This project implements a simple 8-bit pipelined processor using Verilog HDL, designed as part of the Advanced Processor Architecture (ELC 3030) course at the Faculty of Engineering, Cairo University.
The processor follows a RISC-like Instruction Set Architecture (ISA) and supports five pipeline stages with hazard detection and data forwarding.
The complete design flow and verification steps are documented in the accompanying design report, while functional requirements follow the project specification document.

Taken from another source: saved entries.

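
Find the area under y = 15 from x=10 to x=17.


The area under a constant function y = 15 is a rectangle.
Width = 17 - 10 = 7
Height = 15
Area = width * height
= 7 * 15
= 105

105


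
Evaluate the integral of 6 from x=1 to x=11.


The integral of a constant k over [a, b] equals k * (b - a).
integral from 1 to 11 of 6 dx
= 6 * (11 - 1)
= 6 * 10
= 60

60


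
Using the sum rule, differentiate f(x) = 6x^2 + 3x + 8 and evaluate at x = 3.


Differentiate term by term using power and sum rules:
f(x) = 6x^2 + 3x + 8
f'(x) = 12x + 3
Substitute x = 3:
f'(3) = 12 * 3 + 3
= 36 + 3
= 39

39


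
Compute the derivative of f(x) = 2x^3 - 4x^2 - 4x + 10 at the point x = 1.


Differentiate f(x) = 2x^3 - 4x^2 - 4x + 10 term by term:
f'(x) = 6x^2 - 8x - 4
Substitute x = 1:
f'(1) = 6 * 1^2 - 8 * 1 - 4
= 6 - 8 - 4
= -6

-6


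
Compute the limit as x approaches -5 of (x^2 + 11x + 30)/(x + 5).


Direct substitution gives 0/0, so we factor the numerator.
Factor: (x^2 + 11x + 30) = (x + 5)(x + 6)
Cancel the common factor (x + 5):
(x^2 + 11x + 30)/(x + 5) = (x + 6)
Now substitute x = -5:
= (-5) - (-6) = 1

1


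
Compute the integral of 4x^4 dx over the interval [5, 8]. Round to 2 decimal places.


Find the antiderivative of 4x^4:
F(x) = 4/5 * x^5
Apply the Fundamental Theorem of Calculus:
F(8) - F(5)
= 4/5 * 8^5 - 4/5 * 5^5
= 4/5 * (32768 - 3125)
= 4/5 * 29643
= 118572/5 = 23714.40

23714.40


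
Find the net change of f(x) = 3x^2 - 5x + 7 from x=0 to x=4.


Net change = f(b) - f(a)
f(x) = 3x^2 - 5x + 7
Compute f(4):
f(4) = 3 * 4^2 - 5 * 4 + 7
= 48 - 20 + 7
= 35
Compute f(0):
f(0) = 3 * 0^2 - 5 * 0 + 7
= 0 + 0 + 7
= 7
Net change = 35 - 7 = 28

28


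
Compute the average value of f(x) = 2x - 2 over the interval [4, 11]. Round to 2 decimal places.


Average value = 1/(b-a) * integral from a to b of f(x) dx
First compute the integral of 2x - 2:
F(x) = x^2 - 2x
F(11) = 1 * 121 - 2 * 11 = 99
F(4) = 1 * 16 - 2 * 4 = 8
Integral = 99 - 8 = 91
Average = 91 / (11 - 4) = 91 / 7
= 13 = 13.00

13.00


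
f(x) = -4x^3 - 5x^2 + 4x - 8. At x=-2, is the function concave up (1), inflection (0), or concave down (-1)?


Concavity is determined by the sign of f''(x).
f(x) = -4x^3 - 5x^2 + 4x - 8
f'(x) = -12x^2 - 10x + 4
f''(x) = -24x - 10
f''(-2) = -24 * (-2) - 10
= 48 - 10
= 38
Since f''(-2) > 0, the function is concave up (1)

1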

- Design and implement an 8-bit pipelined processor
- Support Von Neumann architecture
- Apply FSM-based control logic
- Implement data forwarding and hazard handling
- Verify correctness using directed testbenches and waveform analysis
- Architecture: 5-stage pipelined RISC processor
- Data Width: 8 bits
- Registers:
- 4 General Purpose Registers (R0–R3)
- R3 functions as a Stack Pointer (SP), initialized to 255
- Memory:
- 256 bytes, byte-addressable
- Von Neumann architecture (shared instruction and data memory)

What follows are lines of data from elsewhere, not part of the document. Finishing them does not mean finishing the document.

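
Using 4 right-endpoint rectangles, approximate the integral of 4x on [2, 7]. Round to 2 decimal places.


Right Riemann sum uses right endpoints of each subinterval.
Interval: [2, 7], n = 4
dx = (7 - 2) / 4 = 5/4
Right endpoints: [13/4, 9/2, 23/4, 7]
f values: [13, 18, 23, 28]
Sum = dx * (sum of f values)
= 5/4 * 82
= 205/2 = 102.50

102.50


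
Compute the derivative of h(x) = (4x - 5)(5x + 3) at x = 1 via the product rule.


Let u(x) = 4x - 5 and v(x) = 5x + 3
u'(x) = 4
v'(x) = 5
Product rule: h'(x) = u'(x)*v(x) + u(x)*v'(x)
= 4 * (5x + 3) + (4x - 5) * 5
At x = 1:
u(1) = 4 * 1 - 5 = -1
v(1) = 5 * 1 + 3 = 8
h'(1) = 4 * 8 + (-1) * 5
= 32 - 5
= 27

27


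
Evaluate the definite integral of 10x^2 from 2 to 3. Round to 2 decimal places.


Find the antiderivative of 10x^2:
F(x) = 10/3 * x^3
Apply the Fundamental Theorem of Calculus:
F(3) - F(2)
= 10/3 * 3^3 - 10/3 * 2^3
= 10/3 * (27 - 8)
= 10/3 * 19
= 190/3 ≈ 63.33

63.33


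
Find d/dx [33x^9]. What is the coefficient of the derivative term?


We apply the power rule: d/dx [ax^n] = a*n * x^(n-1)
d/dx [33x^9]
= 33 * 9 * x^(9-1)
= 297x^8
The coefficient is 297

297


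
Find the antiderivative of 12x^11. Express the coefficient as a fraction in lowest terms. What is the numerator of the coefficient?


Apply the power rule for integration:
integral of ax^n dx = a/(n+1) * x^(n+1) + C
integral of 12x^11 dx
= 12/12 * x^12 + C
= 1 * x^12 + C
The coefficient in lowest terms is 1 = 1/1, so its numerator is 1

1


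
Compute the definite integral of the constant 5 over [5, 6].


The integral of a constant k over [a, b] equals k * (b - a).
integral from 5 to 6 of 5 dx
= 5 * (6 - 5)
= 5 * 1
= 5

5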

- Reset: Asynchronous, active-high
- Interrupt: Non-maskable external interrupt
The processor consists of the following pipeline stages:
-
Instruction Fetch (IF)
- Fetches the instruction from memory using the Program Counter (PC)
-
Instruction Decode (ID)
- Decodes the instruction and reads operands from the register file
-
Execute (EX)
- Performs ALU operations and evaluates branch conditions
-
Memory Access (MEM)
- Handles load/store instructions and stack operations
-
Write Back (WB)
- Writes execution results back to the register file
Each stage is implemented as a separate Verilog module.

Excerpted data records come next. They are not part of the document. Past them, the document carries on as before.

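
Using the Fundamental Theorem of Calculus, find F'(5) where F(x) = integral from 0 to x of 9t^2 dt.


By the Fundamental Theorem of Calculus (Part 1):
If F(x) = integral from 0 to x of f(t) dt, then F'(x) = f(x)
Here f(t) = 9t^2
So F'(x) = 9x^2
Evaluate at x = 5:
F'(5) = 9 * 5^2
= 9 * 25
= 225

225


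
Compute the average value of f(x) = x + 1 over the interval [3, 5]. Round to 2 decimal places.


Average value = 1/(b-a) * integral from a to b of f(x) dx
First compute the integral of x + 1:
F(x) = (1/2)x^2 + x
F(5) = 1/2 * 25 + 1 * 5 = 35/2
F(3) = 1/2 * 9 + 1 * 3 = 15/2
Integral = 35/2 - 15/2 = 10
Average = 10 / (5 - 3) = 10 / 2
= 5 = 5.00

5.00


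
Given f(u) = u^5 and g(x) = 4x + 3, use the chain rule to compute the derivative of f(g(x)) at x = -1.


Using the chain rule: (f(g(x)))' = f'(g(x)) * g'(x)
First, find g(-1):
g(-1) = 4 * (-1) + 3 = -1
Next, f'(u) = 5u^4
And g'(x) = 4
So f'(g(-1)) * g'(-1)
= 5 * (-1)^4 * 4
= 5 * 1 * 4
= 20

20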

The processor supports multiple instruction formats, including:
- Arithmetic & Logical Operations
- ADD, SUB, AND, OR, NOT, INC, DEC
- Data Transfer
- MOV, LDM, LDD, STD, LDI, STI
- Control Flow
- JMP, JZ, JN, JC, JV, LOOP
- Stack Operations
- PUSH, POP, CALL, RET, RTI
- Input/Output
- IN, OUT
Instruction encoding and behavior are defined in the project specification.
To ensure correct pipelined execution, the design includes a Hazard Detection and Handling Unit.
- Data hazards
- Structural hazards
- Load-use hazards
- Memory → Execute forwarding
- Write Back → Execute forwarding
- Write Back → Decode forwarding
- Pipeline stalling when forwarding is not sufficient
- Each major module has an independent testbench
- Directed test cases verify:
- Functional correctness
- Reset behavior
- Pipeline flow
- Hazard handling
- Simulation waveforms are analyzed to confirm correct operation
All verification steps and results are documented in the design report.
The design was synthesized and analyzed for:
- Logic utilization
- Timing constraints
- Maximum operating frequency
- Post-synthesis schematic
Synthesis results are included in the project report.